Eine dritte mischt sich ins Gespräch.
"Das nächste Mal geb ich dir einen aus. Ich mach die weltbesten Muffins."
Er hört sie nicht. Sie wiederholt sich.
Er spricht mit dem belgischen Mädchen. "Woher biste denn? Brüssel?", fragt er. "Nein, aus Antwerpen", sagt sie.
Nach zwei Stationen steigt er aus.

Die Muffinbäckerin setzt sich auf seinen Platz. Jetzt ist sie dran, mit dem belgischen Mädchen zu reden. Für eine Station wenigstens.
"Hi, je m'appelle Andrea, but I can also talk English to you.", sagt sie als habe sie vergessen, dass das belgische Mädchen die ganze Zeit Deutsch mit ihr gesprochen hatte.
Eine Station fährt Andrea, dann muss auch sie aussteigen, sie nimmt die Hand des belgischen Mädchens und verabschiedet sich herzlich mit einem irgendwie nicht so recht passenden "Nice to meet you!" mit deutschestem Akzent und eilt aus dem Bus.

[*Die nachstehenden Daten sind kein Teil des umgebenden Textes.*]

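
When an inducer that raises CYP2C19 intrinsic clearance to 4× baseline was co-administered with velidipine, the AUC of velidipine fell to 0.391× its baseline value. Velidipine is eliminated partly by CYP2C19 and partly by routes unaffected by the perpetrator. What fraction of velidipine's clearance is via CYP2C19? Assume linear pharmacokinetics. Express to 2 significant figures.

0.52

Call the CYP2C19 fraction fm. After the interaction, CL_new/CL_old = fm × 4 + (1 − fm).
AUC ratio = 1 / (new CL fraction), so new CL fraction = 1 / 0.391 = 2.558.
fm × 4 + 1 − fm = 2.558  ⇒  fm × (4 − 1) = 1.558  ⇒  fm = 0.52.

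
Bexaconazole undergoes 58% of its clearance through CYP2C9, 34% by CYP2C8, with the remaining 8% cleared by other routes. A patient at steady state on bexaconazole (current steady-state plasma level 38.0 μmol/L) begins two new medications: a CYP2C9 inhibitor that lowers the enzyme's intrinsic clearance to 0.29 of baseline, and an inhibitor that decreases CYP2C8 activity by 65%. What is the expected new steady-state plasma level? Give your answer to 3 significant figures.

103 μmol/L

CYP2C9: 0.58 × 0.29 = 0.1682
CYP2C8: 0.34 × 0.35 = 0.119
Other: 0.08 (unchanged)
CL_new/CL_old = 0.1682 + 0.119 + 0.08 = 0.3672.
New steady-state plasma level = 38.0 / 0.3672 = 103 μmol/L (concentration scales inversely with clearance).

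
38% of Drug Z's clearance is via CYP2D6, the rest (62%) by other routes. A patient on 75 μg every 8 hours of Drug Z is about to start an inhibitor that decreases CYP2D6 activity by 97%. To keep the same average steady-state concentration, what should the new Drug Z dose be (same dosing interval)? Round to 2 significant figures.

The CYP2D6 pathway (38% of clearance) falls to 0.03× activity: 0.38 × 0.03 = 0.0114.
Non-CYP routes (62%) are unchanged.
New clearance relative to baseline: 0.0114 + 0.62 = 0.6314.
Css,avg = (dose rate)/CL, so holding Css fixed requires dose ∝ CL: 75 × 0.6314 = 47 μg.

47 μg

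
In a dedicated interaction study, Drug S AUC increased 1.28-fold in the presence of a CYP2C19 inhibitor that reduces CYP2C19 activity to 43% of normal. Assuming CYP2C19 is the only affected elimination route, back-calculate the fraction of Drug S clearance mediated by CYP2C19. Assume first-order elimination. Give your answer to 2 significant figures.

Write x for the fraction cleared via CYP2C19. The observed AUC change means clearance fell to 1/1.28 = 0.7812 of baseline.
Setting x·0.43 + (1 − x) = 0.7812 and solving: x = (0.7812 − 1)/(0.43 − 1) = 0.38.

0.38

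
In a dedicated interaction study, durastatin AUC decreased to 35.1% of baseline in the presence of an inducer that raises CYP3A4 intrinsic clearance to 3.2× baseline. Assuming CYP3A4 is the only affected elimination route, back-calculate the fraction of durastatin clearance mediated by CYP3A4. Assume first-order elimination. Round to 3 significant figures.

0.840

CL'/CL = 1 / 0.351 = 2.849
3.2·fm + (1 − fm) = 2.849
fm = (2.849 − 1) / (3.2 − 1) = 0.840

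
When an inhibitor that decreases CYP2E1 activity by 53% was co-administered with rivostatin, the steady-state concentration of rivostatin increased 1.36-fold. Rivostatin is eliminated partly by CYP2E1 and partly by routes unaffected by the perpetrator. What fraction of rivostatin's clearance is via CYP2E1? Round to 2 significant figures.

Call the CYP2E1 fraction fm. After the interaction, CL_new/CL_old = fm × 0.47 + (1 − fm).
Steady-state concentration ratio = 1 / (new CL fraction), so new CL fraction = 1 / 1.36 = 0.7353.
fm × 0.47 + 1 − fm = 0.7353  ⇒  fm × (0.47 − 1) = −0.2647  ⇒  fm = 0.50.

0.50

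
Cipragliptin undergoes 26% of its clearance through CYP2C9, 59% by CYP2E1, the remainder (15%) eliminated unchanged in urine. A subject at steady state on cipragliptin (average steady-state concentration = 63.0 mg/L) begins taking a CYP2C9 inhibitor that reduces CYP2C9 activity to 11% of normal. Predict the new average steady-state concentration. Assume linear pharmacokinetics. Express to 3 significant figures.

82.0 mg/L

The CYP2C9 pathway (26% of clearance) is reduced to 0.11× activity: 0.26 × 0.11 = 0.0286.
CYP2E1 (59%) and the residual 15% are unaffected.
Relative clearance = 0.0286 + 0.59 + 0.15 = 0.7686.
With dosing unchanged, average steady-state concentration scales as 1/CL: 63.0 / 0.7686 = 82.0 mg/L.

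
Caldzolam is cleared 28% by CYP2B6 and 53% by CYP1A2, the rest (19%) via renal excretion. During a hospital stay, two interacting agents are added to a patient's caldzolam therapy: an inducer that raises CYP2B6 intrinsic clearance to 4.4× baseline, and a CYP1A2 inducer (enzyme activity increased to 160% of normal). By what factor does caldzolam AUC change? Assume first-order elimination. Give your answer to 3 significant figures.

The CYP2B6 pathway (28% of clearance) rises to 4.4× activity: 0.28 × 4.4 = 1.232.
The CYP1A2 pathway (53% of clearance) rises to 1.6× activity: 0.53 × 1.6 = 0.848.
The remaining 19% of clearance is unaffected.
CL_new/CL_old = 1.232 + 0.848 + 0.19 = 2.27.
AUC ∝ 1/CL: fold-change = 1 / 2.27 = 0.441.

0.441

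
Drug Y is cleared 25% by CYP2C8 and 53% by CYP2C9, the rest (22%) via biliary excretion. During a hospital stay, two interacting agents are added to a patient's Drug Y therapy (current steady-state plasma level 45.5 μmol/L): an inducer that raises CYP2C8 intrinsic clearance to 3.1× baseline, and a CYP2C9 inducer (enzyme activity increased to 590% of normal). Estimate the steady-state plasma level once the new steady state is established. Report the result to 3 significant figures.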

Es steigen neue Gäste ein. Eine Mutter mit ihren zwei Söhnen sitzt dem belgischen Mädchen gegenüber. Das belgische Mädchen spricht mit den Kindern, fragt sie etwas.
Bis ein älterer Herr sich neben das belgische Mädchen auf den Sitz quetscht. Der Platz ist eigentlich gar nicht gemacht für Zwei. Sie lässt sich nichts anmerken. Ihm wird es wohl doch zu eng, bald steht er auf. Und dann kommt er wie viele andere mit dem blonden belgischen Mädchen ins Gespräch. "Ja, und was machst du dann hier?" "Ich studiere hier Deutsch" "Ach so, das ist ja schön."
Zusammen steigen sie in den U-Bahn-Waggon und fahren mit der U7 davon.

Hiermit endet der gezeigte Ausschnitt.